Augenschäden unter Elmiron APOTHEKE ADHOC, 18.07.2019 10:57 Uhr

Berlin - Bene Arzneimittel informiert derzeit in Abstimmung mit der europäischen Arzneimittelagentur (EMA) und dem Bundesinstitut für Arzneimittel und Medizinprofukte (BfArM) über das Risiko von pigmentärer Makulopathie unter der Anwendung von Elmiron (Pentotanpolysulfat-Natrium). Die Produktinformation wird mit einem entsprechenden Warnhinweis versehen.

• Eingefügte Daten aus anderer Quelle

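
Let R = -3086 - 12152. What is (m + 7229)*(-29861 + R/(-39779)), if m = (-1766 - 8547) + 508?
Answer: 3059838439056/39779 ≈ 7.6921e+7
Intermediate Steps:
m = -9805 (m = -10313 + 508 = -9805)
R = -15238
(m + 7229)*(-29861 + R/(-39779)) = (-9805 + 7229)*(-29861 - 15238/(-39779)) = -2576*(-29861 - 15238*(-1/39779)) = -2576*(-29861 + 15238/39779) = -2576*(-1187825481/39779) = 3059838439056/39779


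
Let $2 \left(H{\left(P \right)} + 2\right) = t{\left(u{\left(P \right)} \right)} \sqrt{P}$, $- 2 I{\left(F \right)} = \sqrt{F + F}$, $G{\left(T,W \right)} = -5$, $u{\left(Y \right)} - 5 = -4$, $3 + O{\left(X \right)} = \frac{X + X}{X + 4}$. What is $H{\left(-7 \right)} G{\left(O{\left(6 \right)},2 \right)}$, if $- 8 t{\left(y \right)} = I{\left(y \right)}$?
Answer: $10 - \frac{5 i \sqrt{14}}{32} \approx 10.0 - 0.58463 i$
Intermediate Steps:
$O{\left(X \right)} = -3 + \frac{2 X}{4 + X}$ ($O{\left(X \right)} = -3 + \frac{X + X}{X + 4} = -3 + \frac{2 X}{4 + X}$)
$u{\left(Y \right)} = 1$ ($u{\left(Y \right)} = 5 - 4 = 1$)
$I{\left(F \right)} = - \frac{\sqrt{2} \sqrt{F}}{2}$ ($I{\left(F \right)} = - \frac{\sqrt{F + F}}{2} = - \frac{\sqrt{2 F}}{2} = - \frac{\sqrt{2} \sqrt{F}}{2}$)
$t{\left(y \right)} = \frac{\sqrt{2} \sqrt{y}}{16}$ ($t{\left(y \right)} = - \frac{\left(- \frac{1}{2}\right) \sqrt{2} \sqrt{y}}{8} = \frac{\sqrt{2} \sqrt{y}}{16}$)
$H{\left(P \right)} = -2 + \frac{\sqrt{2} \sqrt{P}}{32}$ ($H{\left(P \right)} = -2 + \frac{\frac{\sqrt{2} \sqrt{1}}{16} \sqrt{P}}{2} = -2 + \frac{\frac{1}{16} \sqrt{2} \cdot 1 \sqrt{P}}{2} = -2 + \frac{\frac{\sqrt{2}}{16} \sqrt{P}}{2} = -2 + \frac{\frac{1}{16} \sqrt{2} \sqrt{P}}{2} = -2 + \frac{\sqrt{2} \sqrt{P}}{32}$)
$H{\left(-7 \right)} G{\left(O{\left(6 \right)},2 \right)} = \left(-2 + \frac{\sqrt{2} \sqrt{-7}}{32}\right) \left(-5\right) = \left(-2 + \frac{\sqrt{2} i \sqrt{7}}{32}\right) \left(-5\right) = \left(-2 + \frac{i \sqrt{14}}{32}\right) \left(-5\right) = 10 - \frac{5 i \sqrt{14}}{32}$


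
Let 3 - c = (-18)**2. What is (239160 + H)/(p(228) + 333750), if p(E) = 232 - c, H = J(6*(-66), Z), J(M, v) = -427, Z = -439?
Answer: 238733/334303 ≈ 0.71412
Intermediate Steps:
c = -321 (c = 3 - 1*(-18)**2 = 3 - 1*324 = 3 - 324 = -321)
H = -427
p(E) = 553 (p(E) = 232 - 1*(-321) = 232 + 321 = 553)
(239160 + H)/(p(228) + 333750) = (239160 - 427)/(553 + 333750) = 238733/334303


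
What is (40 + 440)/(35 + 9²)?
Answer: 120/29 ≈ 4.1379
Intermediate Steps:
(40 + 440)/(35 + 9²) = 480/(35 + 81) = 480/116 = 480*(1/116) = 120/29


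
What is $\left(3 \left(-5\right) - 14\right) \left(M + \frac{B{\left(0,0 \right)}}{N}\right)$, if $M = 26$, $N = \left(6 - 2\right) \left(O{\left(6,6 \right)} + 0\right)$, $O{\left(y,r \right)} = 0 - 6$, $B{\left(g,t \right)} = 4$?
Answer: $- \frac{4495}{6} \approx -749.17$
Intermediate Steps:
$O{\left(y,r \right)} = -6$ ($O{\left(y,r \right)} = 0 - 6 = -6$)
$N = -24$ ($N = \left(6 - 2\right) \left(-6 + 0\right) = 4 \left(-6\right) = -24$)
$\left(3 \left(-5\right) - 14\right) \left(M + \frac{B{\left(0,0 \right)}}{N}\right) = \left(3 \left(-5\right) - 14\right) \left(26 + \frac{4}{-24}\right) = \left(-15 - 14\right) \left(26 + 4 \left(- \frac{1}{24}\right)\right) = - 29 \left(26 - \frac{1}{6}\right) = \left(-29\right) \frac{155}{6} = - \frac{4495}{6}$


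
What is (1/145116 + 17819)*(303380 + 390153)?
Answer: 1793352892593665/145116 ≈ 1.2358e+10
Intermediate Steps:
(1/145116 + 17819)*(303380 + 390153) = (1/145116 + 17819)*693533 = (2585822005/145116)*693533 = 1793352892593665/145116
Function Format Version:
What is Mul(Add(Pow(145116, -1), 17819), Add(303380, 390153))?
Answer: Rational(1793352892593665, 145116) ≈ 1.2358e+10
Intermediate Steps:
Mul(Add(Pow(145116, -1), 17819), Add(303380, 390153)) = Mul(Add(Rational(1, 145116), 17819), 693533) = Mul(Rational(2585822005, 145116), 693533) = Rational(1793352892593665, 145116)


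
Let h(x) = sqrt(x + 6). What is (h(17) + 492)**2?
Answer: (492 + sqrt(23))**2 ≈ 2.4681e+5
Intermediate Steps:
h(x) = sqrt(6 + x)
(h(17) + 492)**2 = (sqrt(6 + 17) + 492)**2 = (sqrt(23) + 492)**2 = (492 + sqrt(23))**2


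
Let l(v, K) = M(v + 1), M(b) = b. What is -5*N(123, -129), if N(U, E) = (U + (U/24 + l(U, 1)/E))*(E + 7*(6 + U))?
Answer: -1968495/4 ≈ -4.9212e+5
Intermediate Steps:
l(v, K) = 1 + v (l(v, K) = v + 1 = 1 + v)
N(U, E) = (25*U/24 + (1 + U)/E)*(42 + E + 7*U) (N(U, E) = (U + (U/24 + (1 + U)/E))*(E + 7*(6 + U)) = (U + (U*(1/24) + (1 + U)/E))*(E + (42 + 7*U)) = (U + (U/24 + (1 + U)/E))*(42 + E + 7*U) = (25*U/24 + (1 + U)/E)*(42 + E + 7*U))
-5*N(123, -129) = -5*(1008 + 1008*123 - 129*(24 + 175*123² + 1074*123 + 25*(-129)*123) + 168*123*(1 + 123))/(24*(-129)) = -5*(-1)*(1008 + 123984 - 129*(24 + 175*15129 + 132102 - 396675) + 168*123*124)/(24*129) = -5*(-1)*(1008 + 123984 - 129*(24 + 2647575 + 132102 - 396675) + 2562336)/(24*129) = -5*(-1)*(1008 + 123984 - 129*2383026 + 2562336)/(24*129) = -5*(-1)*(1008 + 123984 - 307410354 + 2562336)/(24*129) = -5*(-1)*(-304723026)/(24*129) = -5*393699/4 = -1968495/4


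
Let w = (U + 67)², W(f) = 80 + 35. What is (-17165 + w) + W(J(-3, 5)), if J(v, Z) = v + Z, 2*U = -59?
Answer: -62575/4 ≈ -15644.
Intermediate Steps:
U = -59/2 (U = (½)*(-59) = -59/2 ≈ -29.500)
J(v, Z) = Z + v
W(f) = 115
w = 5625/4 (w = (-59/2 + 67)² = (75/2)² = 5625/4 ≈ 1406.3)
(-17165 + w) + W(J(-3, 5)) = (-17165 + 5625/4) + 115 = -63035/4 + 115 = -62575/4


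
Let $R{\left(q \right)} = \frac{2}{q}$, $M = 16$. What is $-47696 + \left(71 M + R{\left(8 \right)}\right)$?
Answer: $- \frac{186239}{4} \approx -46560.0$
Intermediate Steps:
$-47696 + \left(71 M + R{\left(8 \right)}\right) = -47696 + \left(71 \cdot 16 + \frac{2}{8}\right) = -47696 + \left(1136 + 2 \cdot \frac{1}{8}\right) = -47696 + \left(1136 + \frac{1}{4}\right) = -47696 + \frac{4545}{4} = - \frac{186239}{4}$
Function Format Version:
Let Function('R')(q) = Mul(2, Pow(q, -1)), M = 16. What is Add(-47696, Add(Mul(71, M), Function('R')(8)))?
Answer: Rational(-186239, 4) ≈ -46560.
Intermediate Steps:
Add(-47696, Add(Mul(71, M), Function('R')(8))) = Add(-47696, Add(Mul(71, 16), Mul(2, Pow(8, -1)))) = Add(-47696, Add(1136, Mul(2, Rational(1, 8)))) = Add(-47696, Add(1136, Rational(1, 4))) = Add(-47696, Rational(4545, 4)) = Rational(-186239, 4)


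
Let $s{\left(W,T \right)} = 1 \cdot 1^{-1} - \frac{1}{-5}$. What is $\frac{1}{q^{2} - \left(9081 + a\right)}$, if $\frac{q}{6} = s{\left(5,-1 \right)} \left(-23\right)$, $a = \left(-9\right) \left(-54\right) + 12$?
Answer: $\frac{25}{446109} \approx 5.604 \cdot 10^{-5}$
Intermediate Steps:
$s{\left(W,T \right)} = \frac{6}{5}$ ($s{\left(W,T \right)} = 1 \cdot 1 - - \frac{1}{5} = 1 + \frac{1}{5} = \frac{6}{5}$)
$a = 498$ ($a = 486 + 12 = 498$)
$q = - \frac{828}{5}$ ($q = 6 \cdot \frac{6}{5} \left(-23\right) = 6 \left(- \frac{138}{5}\right) = - \frac{828}{5} \approx -165.6$)
$\frac{1}{q^{2} - \left(9081 + a\right)} = \frac{1}{\left(- \frac{828}{5}\right)^{2} - 9579} = \frac{1}{\frac{685584}{25} - 9579} = \frac{1}{\frac{446109}{25}} = \frac{25}{446109}$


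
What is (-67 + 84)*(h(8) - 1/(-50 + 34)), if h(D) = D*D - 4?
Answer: 16337/16 ≈ 1021.1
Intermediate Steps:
h(D) = -4 + D² (h(D) = D² - 4 = -4 + D²)
(-67 + 84)*(h(8) - 1/(-50 + 34)) = (-67 + 84)*((-4 + 8²) - 1/(-50 + 34)) = 17*((-4 + 64) - 1/(-16)) = 17*(60 - 1*(-1/16)) = 17*(60 + 1/16) = 17*(961/16) = 16337/16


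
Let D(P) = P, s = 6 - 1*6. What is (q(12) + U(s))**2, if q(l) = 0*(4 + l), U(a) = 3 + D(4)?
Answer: 49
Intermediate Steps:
s = 0 (s = 6 - 6 = 0)
U(a) = 7 (U(a) = 3 + 4 = 7)
q(l) = 0
(q(12) + U(s))**2 = (0 + 7)**2 = 7**2 = 49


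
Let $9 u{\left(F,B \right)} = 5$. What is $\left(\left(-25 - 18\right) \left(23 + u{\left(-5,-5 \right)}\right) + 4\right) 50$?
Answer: $- \frac{454000}{9} \approx -50444.0$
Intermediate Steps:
$u{\left(F,B \right)} = \frac{5}{9}$ ($u{\left(F,B \right)} = \frac{1}{9} \cdot 5 = \frac{5}{9}$)
$\left(\left(-25 - 18\right) \left(23 + u{\left(-5,-5 \right)}\right) + 4\right) 50 = \left(\left(-25 - 18\right) \left(23 + \frac{5}{9}\right) + 4\right) 50 = \left(\left(-43\right) \frac{212}{9} + 4\right) 50 = \left(- \frac{9116}{9} + 4\right) 50 = \left(- \frac{9080}{9}\right) 50 = - \frac{454000}{9}$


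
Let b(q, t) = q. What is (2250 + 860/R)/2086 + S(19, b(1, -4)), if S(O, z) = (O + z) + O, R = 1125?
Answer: 1343648/33525 ≈ 40.079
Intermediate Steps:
S(O, z) = z + 2*O
(2250 + 860/R)/2086 + S(19, b(1, -4)) = (2250 + 860/1125)/2086 + (1 + 2*19) = (2250 + 860*(1/1125))*(1/2086) + (1 + 38) = (2250 + 172/225)*(1/2086) + 39 = (506422/225)*(1/2086) + 39 = 36173/33525 + 39 = 1343648/33525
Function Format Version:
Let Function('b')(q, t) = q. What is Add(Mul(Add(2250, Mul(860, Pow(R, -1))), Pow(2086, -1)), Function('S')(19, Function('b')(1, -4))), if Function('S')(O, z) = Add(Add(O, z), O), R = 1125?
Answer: Rational(1343648, 33525) ≈ 40.079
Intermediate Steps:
Function('S')(O, z) = Add(z, Mul(2, O))
Add(Mul(Add(2250, Mul(860, Pow(R, -1))), Pow(2086, -1)), Function('S')(19, Function('b')(1, -4))) = Add(Mul(Add(2250, Mul(860, Pow(1125, -1))), Pow(2086, -1)), Add(1, Mul(2, 19))) = Add(Mul(Add(2250, Mul(860, Rational(1, 1125))), Rational(1, 2086)), Add(1, 38)) = Add(Mul(Add(2250, Rational(172, 225)), Rational(1, 2086)), 39) = Add(Mul(Rational(506422, 225), Rational(1, 2086)), 39) = Add(Rational(36173, 33525), 39) = Rational(1343648, 33525)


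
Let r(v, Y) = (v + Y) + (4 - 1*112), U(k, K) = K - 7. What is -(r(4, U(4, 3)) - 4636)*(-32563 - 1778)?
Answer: -162913704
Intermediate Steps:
U(k, K) = -7 + K
r(v, Y) = -108 + Y + v (r(v, Y) = (Y + v) + (4 - 112) = (Y + v) - 108 = -108 + Y + v)
-(r(4, U(4, 3)) - 4636)*(-32563 - 1778) = -((-108 + (-7 + 3) + 4) - 4636)*(-32563 - 1778) = -((-108 - 4 + 4) - 4636)*(-34341) = -(-108 - 4636)*(-34341) = -(-4744)*(-34341) = -1*162913704 = -162913704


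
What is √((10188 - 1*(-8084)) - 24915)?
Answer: I*√6643 ≈ 81.505*I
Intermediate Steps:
√((10188 - 1*(-8084)) - 24915) = √((10188 + 8084) - 24915) = √(18272 - 24915) = √(-6643) = I*√6643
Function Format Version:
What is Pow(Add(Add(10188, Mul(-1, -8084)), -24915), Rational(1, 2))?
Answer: Mul(I, Pow(6643, Rational(1, 2))) ≈ Mul(81.505, I)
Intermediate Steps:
Pow(Add(Add(10188, Mul(-1, -8084)), -24915), Rational(1, 2)) = Pow(Add(Add(10188, 8084), -24915), Rational(1, 2)) = Pow(Add(18272, -24915), Rational(1, 2)) = Pow(-6643, Rational(1, 2)) = Mul(I, Pow(6643, Rational(1, 2)))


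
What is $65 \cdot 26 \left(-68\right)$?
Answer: $-114920$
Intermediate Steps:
$65 \cdot 26 \left(-68\right) = 1690 \left(-68\right) = -114920$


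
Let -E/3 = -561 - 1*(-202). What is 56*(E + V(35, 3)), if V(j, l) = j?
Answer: 62272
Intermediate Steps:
E = 1077 (E = -3*(-561 - 1*(-202)) = -3*(-561 + 202) = -3*(-359) = 1077)
56*(E + V(35, 3)) = 56*(1077 + 35) = 56*1112 = 62272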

Unter Anwendung von Elmiron wurden seltene Fälle von pigmentärer Makulopathie berichtet, die vor allem nach Langzeitanwendung aufgetreten sind. Es handelt sich um eine spezifische Form der Makulopathie, die bisher nur im Zusammenhang mit Pentosanpolysulfat-Natrium beobachtet wurde. Dabei bilden sich verstärkt Pigmente des Gelben Flecks auf der Netzhaut. Ob das Absetzen des Medikamentes den Verlauf dieser Netzhauterkrankung stoppt oder verändert, ist nicht bekannt.

Patienten sollen während der Behandlung mit Pentosanpolysulfat-Natrium daher regelmäßig augenärztlich untersucht werden, um eine pigmentäre Makulopathie frühzeitig zu erkennen. Außerdem soll unverzüglich einen Arzt aufgesucht werden, wenn Veränderungen des Sehens bemerkt werden Die Veränderungen können Leseschwierigkeiten oder langsame Adaption an schlechte oder reduzierte Lichtverhältnisse umfassen.

Elmiron ist ein Urologikum, welches seit Juni 2017 zur Behandlung von durch Glomerulationen oder Hunner-Läsionen charakterisierten, chronischen Blasenschmerzen bei Erwachsenen mit mittelstarken bis starken Schmerzen, sowie Harndrang und Miktionshäufigkeit zugelassen ist. Aufgrund der strukturellen Ähnlichkeit von Pentosanpolysulfat zum körpereigenen Glykosaminoglykan kann die geschädigte Blasenwandschicht durch das Arzneimittel wieder aufgebaut werden.